Re: [RFC][PATCH 1/5] mm: Rework {set,clear,mm}_tlb_flush_pending()

From: Peter Zijlstra
Date: Tue Aug 01 2017 - 12:39:27 EST

On Tue, Aug 01, 2017 at 02:14:19PM +0200, Peter Zijlstra wrote:
> On Tue, Aug 01, 2017 at 10:02:45PM +1000, Benjamin Herrenschmidt wrote:
> > On Tue, 2017-08-01 at 11:31 +0100, Will Deacon wrote:
> > > Looks like that's what's currently relied upon:
> > >
> > > /* Clearing is done after a TLB flush, which also provides a barrier. */
> > >
> > > It also provides barrier semantics on arm/arm64. In reality, I suspect
> > > all archs have to provide some order between set_pte_at and flush_tlb_range
> > > which is sufficient to hold up clearing the flag. :/
> >
> > Hrm... not explicitely.
> >
> > Most archs (powerpc among them) have set_pte_at be just a dumb store,
> > so the only barrier it has is the surrounding PTL.
> >
> > Now flush_tlb_range() I assume has some internal strong barriers but
> > none of that is well defined or documented at all, so I suspect all
> > bets are off.
> Right.. but seeing how we're in fact relying on things here it might be
> time to go figure this out and document bits.
> *sigh*, I suppose its going to be me doing this.. :-)

So on the related question; does on_each_cpu() provide a full smp_mb(),
I think we can answer: yes.

on_each_cpu() does IPIs to all _other_ CPUs, and those IPIs are using
llist_add() which is cmpxchg() which implies smp_mb().

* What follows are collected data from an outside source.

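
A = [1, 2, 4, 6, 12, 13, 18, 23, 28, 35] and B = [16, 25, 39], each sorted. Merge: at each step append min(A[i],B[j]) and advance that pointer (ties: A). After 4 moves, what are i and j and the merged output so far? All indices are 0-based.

i=4, j=0, merged so far=[1, 2, 4, 6]

[i=0,j=0] A[i]=1<=B[j]=16 take 1 → i++
[i=1,j=0] A[i]=2<=B[j]=16 take 2 → i++
[i=2,j=0] A[i]=4<=B[j]=16 take 4 → i++
[i=3,j=0] A[i]=6<=B[j]=16 take 6 → i++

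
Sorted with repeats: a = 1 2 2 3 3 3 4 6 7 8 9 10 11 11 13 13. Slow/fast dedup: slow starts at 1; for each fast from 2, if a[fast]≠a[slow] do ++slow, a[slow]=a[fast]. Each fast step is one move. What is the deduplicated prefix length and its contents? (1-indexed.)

length 11; prefix = [1, 2, 3, 4, 6, 7, 8, 9, 10, 11, 13]

(s=1,f=2) a[fast]=2≠a[slow]=1 write a[2]=2 → slow++,fast++
(s=2,f=3) a[fast]=2=a[slow] dup → fast++
(s=2,f=4) a[fast]=3≠a[slow]=2 write a[3]=3 → slow++,fast++
(s=3,f=5) a[fast]=3=a[slow] dup → fast++
(s=3,f=6) a[fast]=3=a[slow] dup → fast++
(s=3,f=7) a[fast]=4≠a[slow]=3 write a[4]=4 → slow++,fast++
(s=4,f=8) a[fast]=6≠a[slow]=4 write a[5]=6 → slow++,fast++
(s=5,f=9) a[fast]=7≠a[slow]=6 write a[6]=7 → slow++,fast++
(s=6,f=10) a[fast]=8≠a[slow]=7 write a[7]=8 → slow++,fast++
(s=7,f=11) a[fast]=9≠a[slow]=8 write a[8]=9 → slow++,fast++
(s=8,f=12) a[fast]=10≠a[slow]=9 write a[9]=10 → slow++,fast++
(s=9,f=13) a[fast]=11≠a[slow]=10 write a[10]=11 → slow++,fast++
(s=10,f=14) a[fast]=11=a[slow] dup → fast++
(s=10,f=15) a[fast]=13≠a[slow]=11 write a[11]=13 → slow++,fast++
(s=11,f=16) a[fast]=13=a[slow] dup → fast++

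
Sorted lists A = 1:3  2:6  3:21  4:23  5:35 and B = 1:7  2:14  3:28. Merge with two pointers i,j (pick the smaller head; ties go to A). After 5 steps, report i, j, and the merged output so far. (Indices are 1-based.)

i=4, j=3, merged so far=[3, 6, 7, 14, 21]

i=1 j=1: A[i]=3<=B[j]=7 take 3, i++
i=2 j=1: A[i]=6<=B[j]=7 take 6, i++
i=3 j=1: A[i]=21>B[j]=7 take 7, j++
i=3 j=2: A[i]=21>B[j]=14 take 14, j++
i=3 j=3: A[i]=21<=B[j]=28 take 21, i++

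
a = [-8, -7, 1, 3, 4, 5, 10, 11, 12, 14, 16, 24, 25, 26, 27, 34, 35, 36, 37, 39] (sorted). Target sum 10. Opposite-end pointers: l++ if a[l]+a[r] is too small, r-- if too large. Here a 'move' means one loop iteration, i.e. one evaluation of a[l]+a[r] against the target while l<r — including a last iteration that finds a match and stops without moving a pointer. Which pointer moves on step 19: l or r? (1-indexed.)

l=1 r=20: -8+39=31 >10, r--
l=1 r=19: -8+37=29 >10, r--
l=1 r=18: -8+36=28 >10, r--
l=1 r=17: -8+35=27 >10, r--
l=1 r=16: -8+34=26 >10, r--
l=1 r=15: -8+27=19 >10, r--
l=1 r=14: -8+26=18 >10, r--
l=1 r=13: -8+25=17 >10, r--
l=1 r=12: -8+24=16 >10, r--
l=1 r=11: -8+16=8 <10, l++
l=2 r=11: -7+16=9 <10, l++
l=3 r=11: 1+16=17 >10, r--
l=3 r=10: 1+14=15 >10, r--
l=3 r=9: 1+12=13 >10, r--
l=3 r=8: 1+11=12 >10, r--
l=3 r=7: 1+10=11 >10, r--
l=3 r=6: 1+5=6 <10, l++
l=4 r=6: 3+5=8 <10, l++
l=5 r=6: 4+5=9 <10, l++

l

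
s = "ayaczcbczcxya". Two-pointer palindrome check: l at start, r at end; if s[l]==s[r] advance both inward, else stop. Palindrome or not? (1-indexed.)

not a palindrome (mismatch at 3,11)

l=1 r=13: 'a'=='a', l++,r--
l=2 r=12: 'y'=='y', l++,r--
l=3 r=11: 'a'!='x', stop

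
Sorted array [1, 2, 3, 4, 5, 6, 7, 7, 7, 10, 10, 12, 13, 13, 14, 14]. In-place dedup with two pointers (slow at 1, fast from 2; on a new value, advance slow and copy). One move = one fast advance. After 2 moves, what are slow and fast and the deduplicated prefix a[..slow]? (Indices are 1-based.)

(s=1,f=2) a[fast]=2≠a[slow]=1 write a[2]=2 → slow++,fast++
(s=2,f=3) a[fast]=3≠a[slow]=2 write a[3]=3 → slow++,fast++

slow=3, fast=4, prefix=[1, 2, 3]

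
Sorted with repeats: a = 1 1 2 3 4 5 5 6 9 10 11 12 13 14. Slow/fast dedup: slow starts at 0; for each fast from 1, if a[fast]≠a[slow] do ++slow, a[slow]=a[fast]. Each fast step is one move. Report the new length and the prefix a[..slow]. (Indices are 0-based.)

length 12; prefix = [1, 2, 3, 4, 5, 6, 9, 10, 11, 12, 13, 14]

(s=0,f=1) a[fast]=1=a[slow] dup → fast++
(s=0,f=2) a[fast]=2≠a[slow]=1 write a[1]=2 → slow++,fast++
(s=1,f=3) a[fast]=3≠a[slow]=2 write a[2]=3 → slow++,fast++
(s=2,f=4) a[fast]=4≠a[slow]=3 write a[3]=4 → slow++,fast++
(s=3,f=5) a[fast]=5≠a[slow]=4 write a[4]=5 → slow++,fast++
(s=4,f=6) a[fast]=5=a[slow] dup → fast++
(s=4,f=7) a[fast]=6≠a[slow]=5 write a[5]=6 → slow++,fast++
(s=5,f=8) a[fast]=9≠a[slow]=6 write a[6]=9 → slow++,fast++
(s=6,f=9) a[fast]=10≠a[slow]=9 write a[7]=10 → slow++,fast++
(s=7,f=10) a[fast]=11≠a[slow]=10 write a[8]=11 → slow++,fast++
(s=8,f=11) a[fast]=12≠a[slow]=11 write a[9]=12 → slow++,fast++
(s=9,f=12) a[fast]=13≠a[slow]=12 write a[10]=13 → slow++,fast++
(s=10,f=13) a[fast]=14≠a[slow]=13 write a[11]=14 → slow++,fast++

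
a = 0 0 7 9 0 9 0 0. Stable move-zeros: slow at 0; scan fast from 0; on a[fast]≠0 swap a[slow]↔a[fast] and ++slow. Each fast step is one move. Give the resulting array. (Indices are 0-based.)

[7, 9, 9, 0, 0, 0, 0, 0]

(s=0,f=0) a[fast]=0 → fast++
(s=0,f=1) a[fast]=0 → fast++
(s=0,f=2) a[fast]=7≠0 swap→a[0]=7 → slow++,fast++
(s=1,f=3) a[fast]=9≠0 swap→a[1]=9 → slow++,fast++
(s=2,f=4) a[fast]=0 → fast++
(s=2,f=5) a[fast]=9≠0 swap→a[2]=9 → slow++,fast++
(s=3,f=6) a[fast]=0 → fast++
(s=3,f=7) a[fast]=0 → fast++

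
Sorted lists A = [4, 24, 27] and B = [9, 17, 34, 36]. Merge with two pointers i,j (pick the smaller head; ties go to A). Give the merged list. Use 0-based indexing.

i=0 j=0: A[i]=4<=B[j]=9 take 4, i++
i=1 j=0: A[i]=24>B[j]=9 take 9, j++
i=1 j=1: A[i]=24>B[j]=17 take 17, j++
i=1 j=2: A[i]=24<=B[j]=34 take 24, i++
i=2 j=2: A[i]=27<=B[j]=34 take 27, i++
i=3 j=2: A done, take B[j]=34, j++
i=3 j=3: A done, take B[j]=36, j++

[4, 9, 17, 24, 27, 34, 36]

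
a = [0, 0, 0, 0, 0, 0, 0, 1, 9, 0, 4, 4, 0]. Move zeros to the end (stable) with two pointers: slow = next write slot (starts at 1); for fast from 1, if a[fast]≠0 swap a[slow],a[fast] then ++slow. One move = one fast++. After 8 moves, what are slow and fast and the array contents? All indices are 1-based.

(s=1,f=1) a[fast]=0 → fast++
(s=1,f=2) a[fast]=0 → fast++
(s=1,f=3) a[fast]=0 → fast++
(s=1,f=4) a[fast]=0 → fast++
(s=1,f=5) a[fast]=0 → fast++
(s=1,f=6) a[fast]=0 → fast++
(s=1,f=7) a[fast]=0 → fast++
(s=1,f=8) a[fast]=1≠0 swap→a[1]=1 → slow++,fast++

slow=2, fast=9, a=[1, 0, 0, 0, 0, 0, 0, 0, 9, 0, 4, 4, 0]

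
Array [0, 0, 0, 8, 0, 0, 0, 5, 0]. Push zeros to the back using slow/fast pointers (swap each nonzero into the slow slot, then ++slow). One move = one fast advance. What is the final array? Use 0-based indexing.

(s=0,f=0) a[fast]=0 → fast++
(s=0,f=1) a[fast]=0 → fast++
(s=0,f=2) a[fast]=0 → fast++
(s=0,f=3) a[fast]=8≠0 swap→a[0]=8 → slow++,fast++
(s=1,f=4) a[fast]=0 → fast++
(s=1,f=5) a[fast]=0 → fast++
(s=1,f=6) a[fast]=0 → fast++
(s=1,f=7) a[fast]=5≠0 swap→a[1]=5 → slow++,fast++
(s=2,f=8) a[fast]=0 → fast++

[8, 5, 0, 0, 0, 0, 0, 0, 0]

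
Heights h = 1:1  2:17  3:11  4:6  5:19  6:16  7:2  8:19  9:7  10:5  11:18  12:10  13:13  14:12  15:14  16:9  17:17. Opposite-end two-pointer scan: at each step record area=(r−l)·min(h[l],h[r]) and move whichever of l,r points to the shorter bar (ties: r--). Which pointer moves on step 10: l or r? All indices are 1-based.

[1,17] min(1,17)*16=16 best=16 * → l++
[2,17] min(17,17)*15=255 best=255 * → r--
[2,16] min(17,9)*14=126 best=255 → r--
[2,15] min(17,14)*13=182 best=255 → r--
[2,14] min(17,12)*12=144 best=255 → r--
[2,13] min(17,13)*11=143 best=255 → r--
[2,12] min(17,10)*10=100 best=255 → r--
[2,11] min(17,18)*9=153 best=255 → l++
[3,11] min(11,18)*8=88 best=255 → l++
[4,11] min(6,18)*7=42 best=255 → l++

l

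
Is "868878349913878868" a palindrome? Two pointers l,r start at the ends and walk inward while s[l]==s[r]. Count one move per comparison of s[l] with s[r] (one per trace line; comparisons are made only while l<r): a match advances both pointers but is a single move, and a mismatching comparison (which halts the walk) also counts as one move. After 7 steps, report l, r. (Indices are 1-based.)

[1,18] '8'=='8' → l++,r--
[2,17] '6'=='6' → l++,r--
[3,16] '8'=='8' → l++,r--
[4,15] '8'=='8' → l++,r--
[5,14] '7'=='7' → l++,r--
[6,13] '8'=='8' → l++,r--
[7,12] '3'=='3' → l++,r--

l=8, r=11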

After that it runs the local function.

So we can see on_each_cpu() as doing a smp_mb() before running @func.

xtensa - it uses on_each_cpu() for TLB invalidates.

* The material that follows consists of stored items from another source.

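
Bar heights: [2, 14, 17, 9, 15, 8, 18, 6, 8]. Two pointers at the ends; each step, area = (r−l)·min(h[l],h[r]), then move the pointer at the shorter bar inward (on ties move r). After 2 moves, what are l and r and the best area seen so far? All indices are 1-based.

l=2, r=8, best area=56

l=1 r=9: min(2,8)*8=16 best=16 *, l++
l=2 r=9: min(14,8)*7=56 best=56 *, r--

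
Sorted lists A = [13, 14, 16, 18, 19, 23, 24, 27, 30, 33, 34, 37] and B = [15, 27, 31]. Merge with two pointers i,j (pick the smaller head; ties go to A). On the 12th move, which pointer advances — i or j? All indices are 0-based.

[i=0,j=0] A[i]=13<=B[j]=15 take 13 → i++
[i=1,j=0] A[i]=14<=B[j]=15 take 14 → i++
[i=2,j=0] A[i]=16>B[j]=15 take 15 → j++
[i=2,j=1] A[i]=16<=B[j]=27 take 16 → i++
[i=3,j=1] A[i]=18<=B[j]=27 take 18 → i++
[i=4,j=1] A[i]=19<=B[j]=27 take 19 → i++
[i=5,j=1] A[i]=23<=B[j]=27 take 23 → i++
[i=6,j=1] A[i]=24<=B[j]=27 take 24 → i++
[i=7,j=1] A[i]=27<=B[j]=27 take 27 → i++
[i=8,j=1] A[i]=30>B[j]=27 take 27 → j++
[i=8,j=2] A[i]=30<=B[j]=31 take 30 → i++
[i=9,j=2] A[i]=33>B[j]=31 take 31 → j++

j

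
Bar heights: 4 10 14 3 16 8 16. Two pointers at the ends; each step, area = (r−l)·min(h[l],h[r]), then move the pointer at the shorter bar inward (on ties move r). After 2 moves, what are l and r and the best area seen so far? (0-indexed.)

[0,6] min(4,16)*6=24 best=24 * → l++
[1,6] min(10,16)*5=50 best=50 * → l++

l=2, r=6, best area=50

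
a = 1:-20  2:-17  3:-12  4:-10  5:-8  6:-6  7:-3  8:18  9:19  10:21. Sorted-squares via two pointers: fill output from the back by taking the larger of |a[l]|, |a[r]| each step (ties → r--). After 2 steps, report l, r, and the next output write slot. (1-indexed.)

l=2, r=9, next write slot=8

[1,10] |-20|<=|21| out[10]=441 → r--
[1,9] |-20|>|19| out[9]=400 → l++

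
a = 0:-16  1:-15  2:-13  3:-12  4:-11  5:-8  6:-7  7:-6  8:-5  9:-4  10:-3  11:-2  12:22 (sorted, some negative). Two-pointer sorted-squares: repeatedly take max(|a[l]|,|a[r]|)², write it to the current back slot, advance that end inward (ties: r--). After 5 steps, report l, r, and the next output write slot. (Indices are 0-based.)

[0,12] |-16|<=|22| out[12]=484 → r--
[0,11] |-16|>|-2| out[11]=256 → l++
[1,11] |-15|>|-2| out[10]=225 → l++
[2,11] |-13|>|-2| out[9]=169 → l++
[3,11] |-12|>|-2| out[8]=144 → l++

l=4, r=11, next write slot=7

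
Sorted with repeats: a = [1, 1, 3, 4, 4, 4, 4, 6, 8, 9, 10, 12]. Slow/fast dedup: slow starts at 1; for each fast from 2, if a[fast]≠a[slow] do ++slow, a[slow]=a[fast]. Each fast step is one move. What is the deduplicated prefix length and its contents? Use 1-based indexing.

(s=1,f=2) a[fast]=1=a[slow] dup → fast++
(s=1,f=3) a[fast]=3≠a[slow]=1 write a[2]=3 → slow++,fast++
(s=2,f=4) a[fast]=4≠a[slow]=3 write a[3]=4 → slow++,fast++
(s=3,f=5) a[fast]=4=a[slow] dup → fast++
(s=3,f=6) a[fast]=4=a[slow] dup → fast++
(s=3,f=7) a[fast]=4=a[slow] dup → fast++
(s=3,f=8) a[fast]=6≠a[slow]=4 write a[4]=6 → slow++,fast++
(s=4,f=9) a[fast]=8≠a[slow]=6 write a[5]=8 → slow++,fast++
(s=5,f=10) a[fast]=9≠a[slow]=8 write a[6]=9 → slow++,fast++
(s=6,f=11) a[fast]=10≠a[slow]=9 write a[7]=10 → slow++,fast++
(s=7,f=12) a[fast]=12≠a[slow]=10 write a[8]=12 → slow++,fast++

length 8; prefix = [1, 3, 4, 6, 8, 9, 10, 12]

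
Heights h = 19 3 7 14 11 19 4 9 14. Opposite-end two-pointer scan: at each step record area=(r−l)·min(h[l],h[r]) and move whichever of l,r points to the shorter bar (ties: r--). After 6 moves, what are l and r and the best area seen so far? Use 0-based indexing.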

x86 - we use either on_each_cpu() (flush_tlb_all(),
flush_tlb_kernel_range()) or we use flush_tlb_mm_range() which does an
atomic_inc_return() at the very start. Not to mention that actually
flushing TLBs itself is a barrier. Arguably flush_tlb_mm_range() should
first do _others* and then self, because others will use
smp_call_function_many() and see above.

(TODO look into paravirt)

Tile - does mb() in flush_remote()

sparc32-smp !?

sparc64 -- nope, no-op functions, TLB flushes are contained inside the PTL.

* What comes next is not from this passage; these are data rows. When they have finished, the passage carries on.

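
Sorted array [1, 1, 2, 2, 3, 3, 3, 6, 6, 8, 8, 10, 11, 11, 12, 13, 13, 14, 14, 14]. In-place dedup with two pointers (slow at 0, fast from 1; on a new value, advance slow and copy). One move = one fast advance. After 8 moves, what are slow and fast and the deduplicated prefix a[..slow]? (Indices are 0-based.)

slow=3, fast=9, prefix=[1, 2, 3, 6]

(s=0,f=1) a[fast]=1=a[slow] dup → fast++
(s=0,f=2) a[fast]=2≠a[slow]=1 write a[1]=2 → slow++,fast++
(s=1,f=3) a[fast]=2=a[slow] dup → fast++
(s=1,f=4) a[fast]=3≠a[slow]=2 write a[2]=3 → slow++,fast++
(s=2,f=5) a[fast]=3=a[slow] dup → fast++
(s=2,f=6) a[fast]=3=a[slow] dup → fast++
(s=2,f=7) a[fast]=6≠a[slow]=3 write a[3]=6 → slow++,fast++
(s=3,f=8) a[fast]=6=a[slow] dup → fast++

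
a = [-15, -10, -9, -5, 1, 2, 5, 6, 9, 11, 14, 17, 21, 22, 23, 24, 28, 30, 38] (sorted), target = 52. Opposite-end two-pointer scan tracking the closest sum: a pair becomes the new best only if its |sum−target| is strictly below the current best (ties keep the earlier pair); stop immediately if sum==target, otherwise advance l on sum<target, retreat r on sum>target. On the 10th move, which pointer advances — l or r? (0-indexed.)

l=0 r=18: -15+38=23 d=29 *, l++
l=1 r=18: -10+38=28 d=24 *, l++
l=2 r=18: -9+38=29 d=23 *, l++
l=3 r=18: -5+38=33 d=19 *, l++
l=4 r=18: 1+38=39 d=13 *, l++
l=5 r=18: 2+38=40 d=12 *, l++
l=6 r=18: 5+38=43 d=9 *, l++
l=7 r=18: 6+38=44 d=8 *, l++
l=8 r=18: 9+38=47 d=5 *, l++
l=9 r=18: 11+38=49 d=3 *, l++

l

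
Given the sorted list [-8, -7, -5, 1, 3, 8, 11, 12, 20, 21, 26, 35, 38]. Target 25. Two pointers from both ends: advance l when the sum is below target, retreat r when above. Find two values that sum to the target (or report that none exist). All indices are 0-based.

l=0 r=12: -8+38=30 >25, r--
l=0 r=11: -8+35=27 >25, r--
l=0 r=10: -8+26=18 <25, l++
l=1 r=10: -7+26=19 <25, l++
l=2 r=10: -5+26=21 <25, l++
l=3 r=10: 1+26=27 >25, r--
l=3 r=9: 1+21=22 <25, l++
l=4 r=9: 3+21=24 <25, l++
l=5 r=9: 8+21=29 >25, r--
l=5 r=8: 8+20=28 >25, r--
l=5 r=7: 8+12=20 <25, l++
l=6 r=7: 11+12=23 <25, l++

no pair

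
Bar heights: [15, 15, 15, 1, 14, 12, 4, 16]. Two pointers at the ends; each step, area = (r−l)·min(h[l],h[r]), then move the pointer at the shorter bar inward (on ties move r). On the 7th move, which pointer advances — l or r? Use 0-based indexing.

l

[0,7] min(15,16)*7=105 best=105 * → l++
[1,7] min(15,16)*6=90 best=105 → l++
[2,7] min(15,16)*5=75 best=105 → l++
[3,7] min(1,16)*4=4 best=105 → l++
[4,7] min(14,16)*3=42 best=105 → l++
[5,7] min(12,16)*2=24 best=105 → l++
[6,7] min(4,16)*1=4 best=105 → l++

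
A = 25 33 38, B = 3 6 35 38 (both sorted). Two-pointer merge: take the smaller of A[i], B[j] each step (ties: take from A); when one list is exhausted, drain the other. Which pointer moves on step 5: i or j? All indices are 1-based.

[i=1,j=1] A[i]=25>B[j]=3 take 3 → j++
[i=1,j=2] A[i]=25>B[j]=6 take 6 → j++
[i=1,j=3] A[i]=25<=B[j]=35 take 25 → i++
[i=2,j=3] A[i]=33<=B[j]=35 take 33 → i++
[i=3,j=3] A[i]=38>B[j]=35 take 35 → j++

j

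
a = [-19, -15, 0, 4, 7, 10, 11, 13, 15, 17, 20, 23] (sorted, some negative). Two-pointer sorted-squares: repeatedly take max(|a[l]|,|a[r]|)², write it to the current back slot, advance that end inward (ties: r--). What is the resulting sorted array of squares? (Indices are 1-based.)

[0, 16, 49, 100, 121, 169, 225, 225, 289, 361, 400, 529]

[1,12] |-19|<=|23| out[12]=529 → r--
[1,11] |-19|<=|20| out[11]=400 → r--
[1,10] |-19|>|17| out[10]=361 → l++
[2,10] |-15|<=|17| out[9]=289 → r--
[2,9] |-15|<=|15| out[8]=225 → r--
[2,8] |-15|>|13| out[7]=225 → l++
[3,8] |0|<=|13| out[6]=169 → r--
[3,7] |0|<=|11| out[5]=121 → r--
[3,6] |0|<=|10| out[4]=100 → r--
[3,5] |0|<=|7| out[3]=49 → r--
[3,4] |0|<=|4| out[2]=16 → r--
[3,3] |0|<=|0| out[1]=0 → r--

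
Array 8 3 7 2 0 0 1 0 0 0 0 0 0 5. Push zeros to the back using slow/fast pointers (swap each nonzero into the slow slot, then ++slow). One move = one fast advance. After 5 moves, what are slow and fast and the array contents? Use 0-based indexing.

slow=0 fast=0: a[fast]=8≠0 swap→a[0]=8, slow++,fast++
slow=1 fast=1: a[fast]=3≠0 swap→a[1]=3, slow++,fast++
slow=2 fast=2: a[fast]=7≠0 swap→a[2]=7, slow++,fast++
slow=3 fast=3: a[fast]=2≠0 swap→a[3]=2, slow++,fast++
slow=4 fast=4: a[fast]=0, fast++

slow=4, fast=5, a=[8, 3, 7, 2, 0, 0, 1, 0, 0, 0, 0, 0, 0, 5]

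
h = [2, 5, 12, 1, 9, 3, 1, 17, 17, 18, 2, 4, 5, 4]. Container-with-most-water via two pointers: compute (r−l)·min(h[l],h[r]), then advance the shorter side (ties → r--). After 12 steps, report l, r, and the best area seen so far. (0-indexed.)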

sh - yes, per smp_call_function

s390 - has atomics when it flushes. ptep_modify_prot_start() can set
mm->flush_mm = 1, at which point flush_tlb_range() will actually do
something, in that case there will be a smp_mb as per the atomics.
Otherwise the TLB invalidate is contained inside the PTL.

powerpc - radix - PTESYNC
hash - flush inside PTL

parisc - has all PTE and TLB operations serialized using a global lock

nm10300 - *ugh* but yes, smp_call_function() for remote CPUs

mips - smp_call_function for remote CPUs

metag - mmio write

m32r - doesn't seem to have smp_mb()

ia64 - smp_call_function_*()

hexagon - HVM trap, no smp_mb()

blackfin - nommu

arm - dsb ish

arm64 - dsb ish

arc - no barrier

alpha - no barrier

Now the architectures that do not have a barrier, like alpha, arc,
metag, the PTL spin_unlock has a smp_mb, however I don't think that is
enough, because then the flush_tlb_range() might still be pending. That
said, these architectures probably don't have transparant huge pages so
it doesn't matter.

Still this is all rather unsatisfactory. Either we should define
flush_tlb*() to imply a barrier when its not a no-op (sparc64/ppc-hash)
or simply make clear_tlb_flush_pending() an smp_store_release().

I prefer the latter option.